Redação nota 10?
MEC tem um entendimento equivocado a respeito do que seja alfabetizar, de como avaliar a alfabetização e de quando se devem ensinar a leitura e a escrita.
Examine, caro leitor ou leitora, a redação abaixo, feita por um aluno do final do terceiro ano do ensino fundamental:
Eu e minhas amigas não gostamos de uma merendeira, bateu o sino fomos pegar pão eu perguntar se tinha de morango para a merendeira que eu e minhas amigas quanto eu perguntei ela respondeu – não sei, amor fiquei com olhos arregalados e isso aconteceu duas vezes na escola, e por fim eu até que gosto dela um pouquinho. |
Que nota você daria?
Pelos critérios do MEC/INEP, esta redação é nota 10. De acordo com a chave de correção, ela atende plenamente aos seis requisitos esperados de um aluno ao final do 2o ano do Ensino Fundamental: sequência narrativa, elementos da narrativa, coesão, segmentação, ortografia e pontuação.
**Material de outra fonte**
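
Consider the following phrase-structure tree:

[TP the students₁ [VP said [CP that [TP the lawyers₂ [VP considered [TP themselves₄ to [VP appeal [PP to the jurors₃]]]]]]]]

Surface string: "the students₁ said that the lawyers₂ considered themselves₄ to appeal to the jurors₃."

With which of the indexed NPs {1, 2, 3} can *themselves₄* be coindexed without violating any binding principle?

*themselves* is an anaphor, so Principle A applies: it must be bound in its binding domain.
Binding domain of *themselves₄*: the embedded TP, whose subject is the lawyers₂.
*the students₁* c-commands the anaphor but is outside its binding domain → cannot satisfy Principle A.
*the lawyers₂* c-commands the anaphor within its binding domain → licit binder.
*the jurors₃* does not c-command the anaphor → cannot bind it.

{2}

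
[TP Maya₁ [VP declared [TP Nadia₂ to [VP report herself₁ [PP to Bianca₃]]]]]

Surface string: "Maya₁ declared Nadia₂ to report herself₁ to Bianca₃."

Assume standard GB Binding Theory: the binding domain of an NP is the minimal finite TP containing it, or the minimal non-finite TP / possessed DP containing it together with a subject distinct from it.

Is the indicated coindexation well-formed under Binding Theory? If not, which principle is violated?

The two coindexed NPs are *Maya₁* and *herself₁*.
*herself₁* is an anaphor. Principle A requires it to be bound within its binding domain — the embedded TP, whose subject is Nadia₂.
Within that domain it is c-commanded by *Nadia₂*, which does not share its index.
*Maya₁* does c-command the anaphor, but from outside its binding domain.
The anaphor is unbound in its domain → Principle A violation.

Principle A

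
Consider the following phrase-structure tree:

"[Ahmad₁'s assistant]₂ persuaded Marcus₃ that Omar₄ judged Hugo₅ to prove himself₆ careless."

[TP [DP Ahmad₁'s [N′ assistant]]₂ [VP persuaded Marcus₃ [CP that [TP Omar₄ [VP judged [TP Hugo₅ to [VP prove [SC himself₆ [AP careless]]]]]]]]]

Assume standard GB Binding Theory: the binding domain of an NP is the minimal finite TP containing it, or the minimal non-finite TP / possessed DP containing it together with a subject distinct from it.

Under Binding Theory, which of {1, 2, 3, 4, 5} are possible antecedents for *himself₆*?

{5}

*himself* is an anaphor, so Principle A applies: it must be bound in its binding domain.
Binding domain of *himself₆*: the embedded TP, whose subject is Hugo₅.
*Ahmad₁* does not c-command the anaphor → cannot bind it.
*[Ahmad₁'s assistant]₂* c-commands the anaphor but is outside its binding domain → cannot satisfy Principle A.
*Marcus₃* c-commands the anaphor but is outside its binding domain → cannot satisfy Principle A.
*Omar₄* c-commands the anaphor but is outside its binding domain → cannot satisfy Principle A.
*Hugo₅* c-commands the anaphor within its binding domain → licit binder.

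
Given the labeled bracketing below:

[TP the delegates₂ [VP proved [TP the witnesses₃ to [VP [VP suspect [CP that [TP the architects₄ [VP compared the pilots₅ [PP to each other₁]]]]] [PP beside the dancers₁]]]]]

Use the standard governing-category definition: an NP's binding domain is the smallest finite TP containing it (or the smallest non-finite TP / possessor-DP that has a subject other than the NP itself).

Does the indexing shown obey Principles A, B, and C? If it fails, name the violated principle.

The two coindexed NPs are *the dancers₁* and *each other₁*.
*each other₁* is an anaphor. Principle A requires it to be bound within its binding domain — the embedded TP, whose subject is the architects₄.
Within that domain it is c-commanded by *the architects₄*, *the pilots₅*, none of which share its index.
*the dancers₁* does not c-command the anaphor at all.
The anaphor is unbound in its domain → Principle A violation.

Principle A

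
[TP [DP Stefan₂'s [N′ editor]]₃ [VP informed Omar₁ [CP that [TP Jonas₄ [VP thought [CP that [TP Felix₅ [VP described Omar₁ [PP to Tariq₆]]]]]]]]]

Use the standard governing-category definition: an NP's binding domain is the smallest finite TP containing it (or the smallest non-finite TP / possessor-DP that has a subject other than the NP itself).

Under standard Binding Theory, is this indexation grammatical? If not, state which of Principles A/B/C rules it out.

The two coindexed NPs are *Omar₁* (the higher occurrence) and *Omar₁* (the lower occurrence).
*Omar₁* (the lower occurrence) is an R-expression. Principle C requires it to be free everywhere.
*Omar₁* (the higher occurrence) c-commands it and carries the same index.
The R-expression is bound → Principle C violation.

Principle C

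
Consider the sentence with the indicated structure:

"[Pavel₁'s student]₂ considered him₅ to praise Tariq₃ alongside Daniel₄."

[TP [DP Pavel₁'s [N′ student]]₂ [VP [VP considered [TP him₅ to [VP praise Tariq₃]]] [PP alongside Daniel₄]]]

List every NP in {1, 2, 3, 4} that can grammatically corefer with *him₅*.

{1, 4}

*him* is a pronoun, so Principle B applies: it must be free in its binding domain.
Binding domain of *him₅*: the matrix TP, whose subject is [Pavel₁'s student]₂.
*Pavel₁* and the pronoun do not c-command one another → neither Principle B nor Principle C is at stake; coindexation permitted.
*[Pavel₁'s student]₂* c-commands the pronoun within its binding domain → coindexation would violate Principle B.
*Tariq₃*: the pronoun c-commands this R-expression → coindexation would violate Principle C on *Tariq₃*.
*Daniel₄* and the pronoun do not c-command one another → neither Principle B nor Principle C is at stake; coindexation permitted.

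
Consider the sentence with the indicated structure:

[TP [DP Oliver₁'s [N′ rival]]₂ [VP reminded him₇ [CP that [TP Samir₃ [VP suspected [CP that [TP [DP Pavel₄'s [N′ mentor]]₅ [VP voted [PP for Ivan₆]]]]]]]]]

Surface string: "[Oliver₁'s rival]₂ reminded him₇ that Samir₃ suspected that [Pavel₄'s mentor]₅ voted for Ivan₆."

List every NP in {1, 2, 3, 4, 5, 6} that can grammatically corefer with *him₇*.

*him* is a pronoun, so Principle B applies: it must be free in its binding domain.
Binding domain of *him₇*: the matrix TP, whose subject is [Oliver₁'s rival]₂.
*Oliver₁* and the pronoun do not c-command one another → neither Principle B nor Principle C is at stake; coindexation permitted.
*[Oliver₁'s rival]₂* c-commands the pronoun within its binding domain → coindexation would violate Principle B.
*Samir₃*: the pronoun c-commands this R-expression → coindexation would violate Principle C on *Samir₃*.
*Pavel₄*: the pronoun c-commands this R-expression → coindexation would violate Principle C on *Pavel₄*.
*[Pavel₄'s mentor]₅*: the pronoun c-commands this R-expression → coindexation would violate Principle C on *[Pavel₄'s mentor]₅*.
*Ivan₆*: the pronoun c-commands this R-expression → coindexation would violate Principle C on *Ivan₆*.

{1}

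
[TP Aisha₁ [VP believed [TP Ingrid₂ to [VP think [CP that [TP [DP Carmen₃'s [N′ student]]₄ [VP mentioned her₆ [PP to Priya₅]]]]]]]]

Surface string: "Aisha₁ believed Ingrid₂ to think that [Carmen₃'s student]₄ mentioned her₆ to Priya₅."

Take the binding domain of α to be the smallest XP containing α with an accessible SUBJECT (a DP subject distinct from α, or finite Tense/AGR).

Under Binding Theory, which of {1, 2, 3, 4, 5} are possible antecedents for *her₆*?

{1, 2, 3}

*her* is a pronoun, so Principle B applies: it must be free in its binding domain.
Binding domain of *her₆*: the embedded TP, whose subject is [Carmen₃'s student]₄.
*Aisha₁* c-commands the pronoun but from outside its binding domain, and is not c-commanded by it → coindexation permitted.
*Ingrid₂* c-commands the pronoun but from outside its binding domain, and is not c-commanded by it → coindexation permitted.
*Carmen₃* and the pronoun do not c-command one another → neither Principle B nor Principle C is at stake; coindexation permitted.
*[Carmen₃'s student]₄* c-commands the pronoun within its binding domain → coindexation would violate Principle B.
*Priya₅*: the pronoun c-commands this R-expression → coindexation would violate Principle C on *Priya₅*.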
Os especialistas em redação poderiam levantar várias questões, por exemplo, saber se a expectativa é razoável para alunos a esta altura da escolarização; se os critérios adotados são razoáveis; ou se os critérios foram aplicados de forma rigorosa no exemplo dado. Não sei o que você pensa a respeito e que providencia tomaria, se seu filho estivesse nessa turma.
A redação é uma das três partes da prova chamada ANA – Avaliação Nacional da Alfabetização. As duas outras partes consistem de um ditado e leitura/interpretação de textos – e lá os problemas são ainda maiores. Ou seja: a prova ANA não mede nada, e certamente não mede o que os especialistas internacionais que estudam o tema entendem como “alfabetização”.
Uma das causas do atraso educacional do Brasil é o fato de que as crianças não são alfabetizadas adequadamente no primeiro ano. A causa disso é conhecida e comprovada pela própria forma de elaboração da prova da ANA: o MEC, apoiado em especialistas de universidades públicas, tem um entendimento deliberadamente equivocado a respeito do que seja alfabetizar, de como avaliar para saber se o aluno foi alfabetizado e de quando e como se devem ensinar as diversas competências de leitura e escrita.
A causa do equívoco é o predomínio de uma visão ideológica em detrimento das evidências científicas sobre o ensino da alfabetização e sobre as diferenças entre escrever e redigir e entre aprender a ler e compreender o que se lê. Mas essa ignorância é culposa – as autoridades do MEC não levam em conta as evidências científicas e as recomendações internacionais, inclusive as recomendações da Academia Brasileira de Ciências.
No dia 25 de outubro, o MEC divulgará os resultados da ANA de 2016, mas o INEP já antecipou que não divulgará os microdados agora, o que impede qualquer análise mais rigorosa.
É nesse contexto que o MEC vai apresentar sua Política Nacional de Alfabetização. Também diz que quer promover um debate. Vale conferir.